Thought you should know so you can pass on the information. DDS was very sneaky and added a requirement for behavior consultants that they need to have completed 12 semester units in Applied Behavior Analysis 30 months from May 2004 to qualify as a behavior consultant.

No one was told. Now regional centers are asking for the certificates and telling careproviders that their behavior consultant may not qualify as a consultant.

First: Never has a licensed professional been told that they have to complete 12 semester units to do a job they are already been doing. If their is a perceived need of additional training, licensed professionals are given lots of advance warning that they need additional CEUs and then several providers jump on the bandwagon and make affordable classes available.

Second: Advance warning is always given. And if someone is already experienced, they are usually exempted from the requirement. Case in point: recent graduates were exempted from the one time requirement for psychologists to get CEUs for aids training and geriatric training. If they had taken classes in their PhD program.

Third: In checking the availability of this training, we discovered that ABA training is offered in only 2 colleges in CA and one college had to cancel their courses because the professor left. Now the only college offering this training is National University. This training is not cheap at over $5,000. And, how can any professional complete 12 semester units before November 2006?

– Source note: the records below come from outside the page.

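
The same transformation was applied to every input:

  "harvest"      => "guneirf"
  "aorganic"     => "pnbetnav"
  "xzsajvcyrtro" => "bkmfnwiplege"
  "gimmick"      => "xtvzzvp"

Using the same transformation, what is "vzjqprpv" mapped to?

iimwdcec

Looking at the pairs, the operation is to shift every letter 13 places forward in the alphabet (wrapping around) — i.e. ROT13, then move the last character to the front.
Working it through for "vzjqprpv": intermediate "imwdceci", final "iimwdcec".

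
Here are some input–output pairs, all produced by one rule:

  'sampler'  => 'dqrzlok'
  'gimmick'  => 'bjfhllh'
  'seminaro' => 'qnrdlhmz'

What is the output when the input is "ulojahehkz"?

jytknizgdg

In each case the input is transformed by: shift every letter 1 place backward in the alphabet (wrapping around), then move the last 2 characters to the front (rotate right by 2).
Applying both steps to "ulojahehkz": "tknizgdgjy", then "jytknizgdg".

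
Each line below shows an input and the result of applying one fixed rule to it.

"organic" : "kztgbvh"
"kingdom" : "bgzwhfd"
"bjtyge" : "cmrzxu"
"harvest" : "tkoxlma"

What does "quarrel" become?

ntkkxej

Looking at the pairs, the operation is to move the first character to the end, then shift every letter 7 places backward in the alphabet (wrapping around).
Starting from "quarrel": after the first operation, "uarrelq"; after the second, "ntkkxej".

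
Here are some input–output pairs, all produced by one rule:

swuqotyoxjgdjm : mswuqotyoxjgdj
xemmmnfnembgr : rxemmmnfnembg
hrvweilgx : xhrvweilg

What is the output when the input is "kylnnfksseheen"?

nkylnnfkssehee

In each case the input is transformed by: move the last character to the front.
On "kylnnfksseheen" that produces "nkylnnfkssehee".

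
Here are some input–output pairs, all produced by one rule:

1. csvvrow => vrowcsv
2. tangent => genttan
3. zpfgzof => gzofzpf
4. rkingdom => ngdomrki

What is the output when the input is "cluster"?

The rule is to move the first 3 characters to the end (rotate left by 3).
Doing the same to "cluster": "sterclu".

sterclu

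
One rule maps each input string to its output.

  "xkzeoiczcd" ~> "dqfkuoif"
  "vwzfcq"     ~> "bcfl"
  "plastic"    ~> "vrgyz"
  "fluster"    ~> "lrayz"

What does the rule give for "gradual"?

mxgja

The pattern: delete the last 2 characters, then shift every letter 6 places forward in the alphabet (wrapping around).
Working it through for "gradual": intermediate "gradu", final "mxgja".
(Check on "xkzeoiczcd": → "xkzeoicz" → "dqfkuoif" ✓)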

Once again, DDS and RCs are manipulating the system to their own advantage and the disadvantage of the clients. Are they really trying to push out hundreds of well-trained and experienced professional in favor of bachelor level trainees with 12 units in ABA who have learned to count behaviors and haven't the first clue about the complexities of human nature, medication management, communication approaches. ABA is fine to count the number of times a client hits themself in the head and in what situation, but how does it help understanding that their are so many other variables that someone at their level cannot even begin to understand.

Shame on DDS and RCs for this travesty.